Recently, terrorists realized the potential and advantages of the new media, the online platforms and online social networks. Paradoxically, the most innovative network of communication developed by modern Western societies – the Internet, with its numerous online networking platforms – now serves the interests of the greatest foe of the West, namely international terrorism. Large or small, all terrorist groups have their own websites, forums, chatrooms, Facebook and Twitter accounts, YouTube and Instagram pages, using these platforms to spread propaganda, raise funds, seduce, radicalize, recruit and train members, communicate, and conspire, plan and launch attacks as described and analyzed in my book Terror on the Internet (Weimann, 2006).

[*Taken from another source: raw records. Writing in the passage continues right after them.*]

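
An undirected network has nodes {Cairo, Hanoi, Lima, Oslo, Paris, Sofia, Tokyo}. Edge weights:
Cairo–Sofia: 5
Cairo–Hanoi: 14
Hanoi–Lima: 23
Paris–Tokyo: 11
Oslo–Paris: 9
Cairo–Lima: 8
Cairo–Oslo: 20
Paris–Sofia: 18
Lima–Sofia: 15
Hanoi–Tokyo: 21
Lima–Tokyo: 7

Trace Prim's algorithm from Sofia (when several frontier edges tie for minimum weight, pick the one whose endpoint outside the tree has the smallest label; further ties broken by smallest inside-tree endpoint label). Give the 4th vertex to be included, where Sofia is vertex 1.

Prim's algorithm from Sofia:
Step 1: frontier [Cairo–Sofia 5, Lima–Sofia 15, Paris–Sofia 18] → take Cairo–Sofia (5); add Cairo.
Step 2: frontier [Cairo–Lima 8, Cairo–Hanoi 14, Cairo–Oslo 20, Lima–Sofia 15, Paris–Sofia 18] → take Cairo–Lima (8); add Lima.
Step 3: frontier [Cairo–Hanoi 14, Cairo–Oslo 20, Lima–Tokyo 7, Hanoi–Lima 23, Paris–Sofia 18] → take Lima–Tokyo (7); add Tokyo.
Step 4: frontier [Cairo–Hanoi 14, Cairo–Oslo 20, Hanoi–Lima 23, Paris–Sofia 18, Paris–Tokyo 11, Hanoi–Tokyo 21] → take Paris–Tokyo (11); add Paris.
Step 5: frontier [Cairo–Hanoi 14, Cairo–Oslo 20, Hanoi–Lima 23, Oslo–Paris 9, Hanoi–Tokyo 21] → take Oslo–Paris (9); add Oslo.
Step 6: frontier [Cairo–Hanoi 14, Hanoi–Lima 23, Hanoi–Tokyo 21] → take Cairo–Hanoi (14); add Hanoi.
Vertex order: Sofia, Cairo, Lima, Tokyo, Paris, Oslo, Hanoi. The 4th vertex is Tokyo.

Tokyo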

What makes this new book, Terrorism in Cyberspace:The Next Generation, somewhat distinctive is that it follows up on my previous book and covers new emerging trends in online terrorism such as the use of social media, the virtual packs behind lone wolf terrorists, the new “narrowcasting” tactic used by terrorist groups to target specific sub-populations with their messages, the threat of cyberterrorism (as learned from the empirical evidence on the growing awareness and interest of terrorist groups in the use of cyber-attacks), and more. Based on a unique database collected for 16 years, archived, and coded for analysis, this book is unique in identifying the most recent trends in online terrorism and the near-future threats. Finally, the last part of the book presents the counter-measures best suited to respond to future threats, including the war of narratives, applying the notion of “noise” into the flow of terrorist online communication, and the private-public partnership (PPP) model.

References

Bell, J.B. (1978). “Terrorist Script and Live-Action Spectaculars.” Columbia Journalism Review (May-June), 47-50.

Jenkins, B. (1975). International Terrorism. Los Angeles: Crescent Publication.

Schmid, A. & J. de Graaf (1982). Violence as Communication. Beverly Hills: Sage.

Weimann, G. (2006). Terror on the Internet: The new arena. The new challenges, Washington, DC: United States Institute for Peace (USIP) Press.

Weimann, G. (2015). Terror in Cyberspace: The Next Generation, New York: Columbia University Press and Wilson Center Press.

Weimann, G. and C. Winn (1994). The Theater of Terror: The Mass Media and International Terrorism, New York: Longman Publishing/Addison-Wesley.


ABOUT THE AUTHOR

Gabriel Weimann is professor of communication at the University of Haifa, Israel. He was a Fellow at the Wilson Center, Washington DC from 2013 to 2014 and is a member of VOX-Pol’s Academic Advisory Board.